The class must have properties that match individual configuration values to be read, e.g.:

public class AppConfig
{
    public string Environment { get; set; }
}

The above class code and class will map the values from the following configuration file:

{
  "AppConfig": {
    "Environment": "DEV"
  }
}

To switch between different environments in Visual Studio, you can configure profiles on the Debug tab of the Project Properties window:

The Debug tab of the Project Properties window.

I find it even more convenient to edit the profiles in the launchSettings.json placed in the Properties folder of the project:

{
  "profiles": {
    "EnvironmentConfiguration.Cli (dev)": {
      "commandName": "Project",
      "environmentVariables": {
        "ASPNETCORE_ENVIRONMENT": "Development"
      }
    },
    "EnvironmentConfiguration.Cli (prod)": {
      "commandName": "Project",
      "environmentVariables": {
        "ASPNETCORE_ENVIRONMENT": "Production"
      }
    }
  }
}

The file will not be present in a new console app project. But it will be added by Visual Studio as soon as you start editing the profiles in the Project Properties window.

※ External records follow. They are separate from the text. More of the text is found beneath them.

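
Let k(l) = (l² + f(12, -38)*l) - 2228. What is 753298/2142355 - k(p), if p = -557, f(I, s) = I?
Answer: -645570075337/2142355 ≈ -3.0134e+5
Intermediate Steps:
k(l) = -2228 + l² + 12*l (k(l) = (l² + 12*l) - 2228 = -2228 + l² + 12*l)
753298/2142355 - k(p) = 753298/2142355 - (-2228 + (-557)² + 12*(-557)) = 753298*(1/2142355) - (-2228 + 310249 - 6684) = 753298/2142355 - 1*301337 = 753298/2142355 - 301337 = -645570075337/2142355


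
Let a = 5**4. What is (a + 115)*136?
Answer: 100640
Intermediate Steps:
a = 625
(a + 115)*136 = (625 + 115)*136 = 740*136 = 100640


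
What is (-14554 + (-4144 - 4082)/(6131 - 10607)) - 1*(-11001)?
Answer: -2649167/746 ≈ -3551.2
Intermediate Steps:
(-14554 + (-4144 - 4082)/(6131 - 10607)) - 1*(-11001) = (-14554 - 8226/(-4476)) + 11001 = (-14554 - 8226*(-1/4476)) + 11001 = (-14554 + 1371/746) + 11001 = -10855913/746 + 11001 = -2649167/746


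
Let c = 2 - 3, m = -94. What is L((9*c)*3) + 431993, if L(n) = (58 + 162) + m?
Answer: 432119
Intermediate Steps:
c = -1
L(n) = 126 (L(n) = (58 + 162) - 94 = 220 - 94 = 126)
L((9*c)*3) + 431993 = 126 + 431993 = 432119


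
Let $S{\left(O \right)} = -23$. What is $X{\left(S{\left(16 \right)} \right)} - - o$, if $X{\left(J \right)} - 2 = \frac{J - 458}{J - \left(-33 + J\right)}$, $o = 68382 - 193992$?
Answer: $- \frac{4145545}{33} \approx -1.2562 \cdot 10^{5}$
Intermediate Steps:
$o = -125610$ ($o = 68382 - 193992 = -125610$)
$X{\left(J \right)} = - \frac{392}{33} + \frac{J}{33}$ ($X{\left(J \right)} = 2 + \frac{J - 458}{J - \left(-33 + J\right)} = 2 + \frac{-458 + J}{33} = 2 + \left(-458 + J\right) \frac{1}{33} = 2 + \left(- \frac{458}{33} + \frac{J}{33}\right) = - \frac{392}{33} + \frac{J}{33}$)
$X{\left(S{\left(16 \right)} \right)} - - o = \left(- \frac{392}{33} + \frac{1}{33} \left(-23\right)\right) - \left(-1\right) \left(-125610\right) = \left(- \frac{392}{33} - \frac{23}{33}\right) - 125610 = - \frac{415}{33} - 125610 = - \frac{4145545}{33}$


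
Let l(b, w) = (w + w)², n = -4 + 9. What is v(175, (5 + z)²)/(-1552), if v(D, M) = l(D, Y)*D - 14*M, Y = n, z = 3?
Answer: -4151/388 ≈ -10.698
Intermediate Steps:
n = 5
Y = 5
l(b, w) = 4*w² (l(b, w) = (2*w)² = 4*w²)
v(D, M) = -14*M + 100*D (v(D, M) = (4*5²)*D - 14*M = (4*25)*D - 14*M = 100*D - 14*M = -14*M + 100*D)
v(175, (5 + z)²)/(-1552) = (-14*(5 + 3)² + 100*175)/(-1552) = (-14*8² + 17500)*(-1/1552) = (-14*64 + 17500)*(-1/1552) = (-896 + 17500)*(-1/1552) = 16604*(-1/1552) = -4151/388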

Once you configure the profiles, you can select the profile to run from the Visual Studio toolbar:

Profile selection in Visual Studio toolbar

To see a working example, you can check the code in my GitHub repository.

Although there's no out-of-the-box support for configuration in .NET console apps, you can add it yourself using the same classes as the default setup in ASP.NET Core apps.